Wednesday, June 30, 2010

Is Your Property Ready for the 4th of July?

      You may be ready for the 4th of July festivities this Sunday...but is your property? Errant fireworks and barbecues may lead to wildfires scattered throughout the state this weekend, and the weather forecast isn't helping: sunny, temperatures in the upper 90's and afternoon winds.

     Hot, dry, windy weather combined with dead and dying brush create conditions that have led to conflagrations last year all over California, where wildfire season extends into October.

    Country dwellers and suburban residents whose yards may be ringed with overgrown weeds need to clear dry brush at least 100 feet away from their homes and other structures before the rocket's red glare begins Sunday evening.

The old standard was "30 feet of clearance". Now, firefighters are encouraging rural and suburban homeowners to remove weeds and other flammable material for a radius of 100 feet from primary dwellings.

    Some homeowners are listening, but not acting in a prudent manner. 
The start of many grass fires in California are attributed to sparks from a lawn mower or setting down a hot weed trimmer in flammable weeds. Those stories have already started appearing in local newspapers.

Some tips:
• Mow down dead grass and weeds early in the day, when the humidity is higher and the winds are calm. 

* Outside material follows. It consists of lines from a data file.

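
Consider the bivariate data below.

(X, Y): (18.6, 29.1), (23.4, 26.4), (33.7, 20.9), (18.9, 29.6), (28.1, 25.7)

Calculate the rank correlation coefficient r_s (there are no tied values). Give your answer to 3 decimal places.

-0.900

Rank X: 1, 3, 5, 2, 4
Rank Y: 4, 3, 1, 5, 2
d = rank(X) − rank(Y): -3, 0, 4, -3, 2; Σd² = 38
ρ = 1 − 6Σd² / [n(n²−1)] = 1 − 6×38 / (5×24) = 1 − 228/120 ≈ -0.900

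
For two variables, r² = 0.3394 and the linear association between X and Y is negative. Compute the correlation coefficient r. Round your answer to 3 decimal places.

|r| = √0.3394 = 0.583
The association is negative, so r = −0.583.

-0.583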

• Inspect the area before mowing, removing anything that may cause a spark to fly from a mower blade.
• Have a garden hose handy that can reach the entire area you're mowing.
• Don't leave hot equipment in the area while you take a break.
• Carry a cell phone or portable phone so you can immediately call for help if a fire breaks out.

    Although no plant is fireproof, there are many low-to-medium growing, high water content plants that, when carefully irrigated, could lower the risk of a spreading brush fire in future years that may threaten your home.

Besides a lawn, other good choices of high water content plants that can act as possible structure buffers for valley and foothill dwellers include
African daisy, agapanthus, aloe, dusty miller, gazania, ice plant, India hawthorn, yarrow and yucca.

     Avoid plants that can accumulate a lot of flammable, dead growth over a period of years.
Prime offenders are ivy, bamboo, pampas grass, fountain grass and coyote brush. Other trees and shrubs that should not be planted near structures include fir, acacia, cedar, cypress, eucalyptus, pine, spruce, the pepper tree, California sagebrush, hopseed bush, juniper, scotch broom and arborvitae, commonly called thuja. Palms, if their dried fronds are not removed, can also be quite a fire danger. If you have these plants already, get out the garden pruners and remove any dead branches and leaves.

    One more piece of advice from area firefighters for home owners in brush fire country: Many structures have a fence along one or more sides of the building that are less than 10 feet from the house. In order for firefighters to move easily through that area in an emergency, be sure not to block narrow pathways along the side of a dwelling with firewood or old household items.

Fire protection sprinklers for your property can be an investment that will increase the value of your acreage and out-buildings. There are many sprinkler design software systems available to help you do it right.

Two of the best resources for country dwellers, or anyone surrounded by fields of tall weeds who want to modify their landscape to keep their home fire-safe are the books, "FireScaping" by Douglas Kent; or, Maureen Gilmer's, "California Wildfire Landscaping".
And, check out Maureen Gilmer's website for even more "firewise landscape plants". 

Keep your pets and livestock safe this weekend, too. Loud fireworks may make them scurry through a broken fence, or out the gate and down the street. Keep dogs and cats indoors; repair and secure any fences and gates before the local outdoor shows begin Sunday evening. 

And if you are planning to enjoy the fireworks in another locale, make sure your home's automatic fire sprinkler system is working.


  1. I've already been to a few wildland fires this year. They've been about 50/50 arson or mower started. The fuels are getting drier each day. The grasses are really thick due to the late rains. It is going to make for some hot fast moving field fires this year.

  2. People don't want goats or sheep or horses as they do not "care" for the smell.

    They prefer the fires and to get reimburse by their insurance.